JOHANNESBURG, South Africa — To hear U.S. Secretary of State Warren Christopher tell it, few nations are as important to Washington and the post-Cold War world as post-apartheid South Africa.
"When I look around the world, I see very few countries with greater potential to help shape the 21st century than the new South Africa," Christopher said Saturday in a wide-ranging speech here. "I see few relationships as vital to advancing our common interests as the U.S.-South African relationship."
But many here tell a different story. Antoinette Handley, director of the South African Institute of International Affairs, which hosted Christopher's speech, says the United States is still widely distrusted and resented by members of President Nelson Mandela's government.
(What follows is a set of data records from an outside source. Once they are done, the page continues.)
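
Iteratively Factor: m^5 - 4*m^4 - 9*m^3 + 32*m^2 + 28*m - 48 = (m - 4)*(m^4 - 9*m^2 - 4*m + 12) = (m - 4)*(m + 2)*(m^3 - 2*m^2 - 5*m + 6) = (m - 4)*(m - 1)*(m + 2)*(m^2 - m - 6) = (m - 4)*(m - 1)*(m + 2)^2*(m - 3)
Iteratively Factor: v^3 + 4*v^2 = (v + 4)*(v^2) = v*(v + 4)*(v)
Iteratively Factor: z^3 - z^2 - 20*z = (z - 5)*(z^2 + 4*z) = (z - 5)*(z + 4)*(z)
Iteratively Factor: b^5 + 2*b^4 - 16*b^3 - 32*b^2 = (b)*(b^4 + 2*b^3 - 16*b^2 - 32*b) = b*(b - 4)*(b^3 + 6*b^2 + 8*b) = b*(b - 4)*(b + 2)*(b^2 + 4*b) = b^2*(b - 4)*(b + 2)*(b + 4)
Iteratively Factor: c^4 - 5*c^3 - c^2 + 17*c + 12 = (c + 1)*(c^3 - 6*c^2 + 5*c + 12) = (c - 4)*(c + 1)*(c^2 - 2*c - 3) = (c - 4)*(c + 1)^2*(c - 3)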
"There's a profound ambivalence," she said. "At one level, it's the glorious superpower. At the same time, there's this sense that we're David and the U.S. is Goliath. And there's a real solidarity with other poor nations. The result is a resentment of a power that is bigger, stronger and richer."
But sharp differences on foreign policy, such as South Africa's diplomatic support for what the United States considers renegade regimes in Cuba, Iran and Libya, were politely sidestepped or ignored Saturday on the first day of Christopher's weekend visit here, the fourth leg of his five-nation Africa swing.
Although Mandela drove U.S. diplomats frantic earlier last week by rescheduling a planned meeting with Christopher from Cape Town to Pretoria and finally back to Cape Town, the two men had what both sides described as a warm and productive session at Mandela's residence.
At a joint news conference later, however, Mandela offered only cautious support for a Clinton administration proposal to help organize, train, equip and fund an all-African force of as many as 10,000 soldiers to help defuse regional crises, such as Burundi's current conflict.
The United States has offered to pay as much as $20 million next year to help start up the force and a "fair share" of the $25 million to $45 million that would be needed to deploy it.
"It [the initiative] must not come from one country," Mandela said. "It should actually be the initiative of the United Nations. In such a case, it would receive widespread support."
Asked if he would accept U.S. funding for the African force, Mandela said, "I would like the whole process to come through the United Nations, including resources and equipment." He also shied away from pledging troops.
Christopher played down the apparent differences over the Africa Crisis Response Force, which the secretary formally proposed Thursday at the Organization of African Unity in Ethiopia. The top U.S. envoy said he was "not at all" disappointed by Mandela's reaction. "It's the kind of exploration that we want to have, to get views of the countries in the region," he said.
As he has done elsewhere during his African tour, Christopher also sought support for U.S. efforts to get African leaders to propose a successor to U.N. Secretary-General Boutros Boutros-Ghali, whose five-year term ends Dec. 31. But Mandela said African states support Boutros-Ghali in his quest for another term.
In his speech, Christopher offered an unusually harsh view of the United States' European allies. He said the time has passed when Africa could be "carved into spheres of influence or when outside power could view whole groups of states as their private domain."
Christopher's eight-day trip, his first to sub-Saharan Africa, has already created tension with France. Jacques Godfrain, France's minister for foreign affairs and cooperation, was quoted Friday as saying that Christopher's visit was linked to the U.S. presidential campaign.
"Since Bill Clinton hasn't been to Africa once . . . and since U.S. foreign development aid has diminished by 15%, I am delighted to see the president showing interest in Africa and making it a priority three weeks before the presidential elections," Godfrain said.
The Christopher delegation was predictably furious. "The French are upset because they consider Africa to be their private domain," a senior official said. "They feel threatened if others also want to make a contribution."